Alê | @alexandrejjr 19/11/2021
Post mortem de uma leitura
Alto lá! Não vou mais usar latim e muito menos juridiquês neste texto além do título, até porque desconheço tal vocabulário. Só me soou sonora e explicativa a junção de tais palavras para tentar expor os argumentos que pretendo abordar nos singelos parágrafos a seguir.
Eu sempre tive curiosidade de ler a Ana Paula Maia. Antes de me tornar leitor dela, sou um fã desconhecido e fiel. Acompanho, com alguma regularidade, entrevistas da autora no YouTube e gosto da maneira como ela pensa a literatura. Agora, teria eu escolhido o livro certo para entrar no mundo dos invisíveis sociais marcados pela brutalidade da violência que tanto fascina a escritora? Tenho sérias dúvidas.
Percebam o seguinte: “Enterre seus mortos” não é um mau livro. É bem escrito, possui uma voz narrativa característica e personagens razoavelmente cativantes. Aliás, é um excelente exemplar de transição entre uma literatura escapista, mais descompromissada, com uma literatura mais séria, de certo rigor técnico na forma e algum grau de reflexão. O que não me agradou então? Muitas coisas.
A primeira delas é o conceito de narrativa episódica. Acompanhar Edgar Wilson - personagem recorrente dentro da ficção da escritora, presente nos livros “Carvão animal” e “De gados e homens” - ao lado do padre excomungado Tomás em suas atividades morbidamente cotidianas de recolhedores de animais mortos não é das experiências mais empolgantes. Além disso, a ideia de extrapolação da realidade, um direito básico e inegociável de qualquer ficcionista, não ganhou minha simpatia aqui. Gente, qual estrada no mundo tem tanto animal morto assim, em que o recolhedor recebe duas, três chamadas por dia? Se esse trabalho existe no Brasil - e deve existir, claro -, ele não deve possuir essa demanda toda.

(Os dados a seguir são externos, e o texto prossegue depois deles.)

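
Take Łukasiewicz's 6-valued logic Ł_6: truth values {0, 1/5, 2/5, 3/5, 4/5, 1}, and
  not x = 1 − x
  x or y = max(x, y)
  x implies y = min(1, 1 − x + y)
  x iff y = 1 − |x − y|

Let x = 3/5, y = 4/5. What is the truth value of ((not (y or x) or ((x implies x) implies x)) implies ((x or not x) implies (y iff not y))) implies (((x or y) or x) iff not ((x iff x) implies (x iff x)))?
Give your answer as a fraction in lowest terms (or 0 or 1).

1/5

y or x = 4/5 or 3/5 = 4/5
not (y or x) = not 4/5 = 1/5
x implies x = 3/5 implies 3/5 = 1
(x implies x) implies x = 1 implies 3/5 = 3/5
not (y or x) or ((x implies x) implies x) = 1/5 or 3/5 = 3/5
not x = not 3/5 = 2/5
x or not x = 3/5 or 2/5 = 3/5
not y = not 4/5 = 1/5
y iff not y = 4/5 iff 1/5 = 2/5
(x or not x) implies (y iff not y) = 3/5 implies 2/5 = 4/5
(not (y or x) or ((x implies x) implies x)) implies ((x or not x) implies (y iff not y)) = 3/5 implies 4/5 = 1
x or y = 3/5 or 4/5 = 4/5
(x or y) or x = 4/5 or 3/5 = 4/5
x iff x = 3/5 iff 3/5 = 1
x iff x = 3/5 iff 3/5 = 1
(x iff x) implies (x iff x) = 1 implies 1 = 1
not ((x iff x) implies (x iff x)) = not 1 = 0
((x or y) or x) iff not ((x iff x) implies (x iff x)) = 4/5 iff 0 = 1/5
((not (y or x) or ((x implies x) implies x)) implies ((x or not x) implies (y iff not y))) implies (((x or y) or x) iff not ((x iff x) implies (x iff x))) = 1 implies 1/5 = 1/5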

O segundo ponto é a forte influência estadunidense no estilo da autora. Pode ter pesado o fato da Ana Paula Maia também ser roteirista? Pode, claro. Mas percebam durante a leitura que “Enterre seus mortos” nem parece, às vezes, se passar no Brasil. Poderia ser facilmente uma história que se passa no Texas, por exemplo. E não, isso não dá caráter universal ao texto porque você não imagina os episódios do livro acontecendo, digamos, na Islândia ou no Japão. Só nos lembramos que estamos na terra do samba graças à falta de funcionamento de serviços essenciais e básicos como o do Instituto Médico Legal, o IML, algo que está totalmente dentro da nossa insossa realidade brasileira. Outra: por que raios o Tomás fuma charuto? Qual a justificativa para isso? Convenhamos: um recolhedor de animais mortos fuma um belo dum cigarro paraguaio, certo? Charuto é coisa de empresário, mafioso, político, enfim, gente do dinheiro, não de um trabalhador que luta pelo mínimo para viver o dia de amanhã. Mas tudo bem, aceito que este detalhe é um ranço pessoal, apenas.
Precisamos falar da violência, claro. Além das descrições dos animais e pessoas mortas, temos pessoas enforcadas, urubus que bicam olhos e, acredite, um depósito abarrotado de corpos em putrefação, numa das cenas mais anticlímax do livro (apesar de conter uma boa dose de humor negro). E tudo isso para… nada. Por que tantos mortos na história? O que a comparação entre a sorte de ser recolhido e sepultado por ser um animal morto e o azar de ser um humano morto, sem um fim digno, quer dizer além disso mesmo? Parece que todas as possíveis discussões morrem no primeiro estágio de reflexão. A sensação, no fim, é de oportunidade perdida para poder adentrar com mais profundidade em algum tema ético pertinente a todos nós.
Então, minha gente, o que fica depois da morte de uma leitura? Isso aí. O fim, o breu. Ana Paula Maia ainda tem prestígio comigo e pretendo ler seus outros livros, que continuam oferecendo, pelo menos pelas sinopses, possibilidades interessantes. Mas eu não indico “Enterre seus mortos”.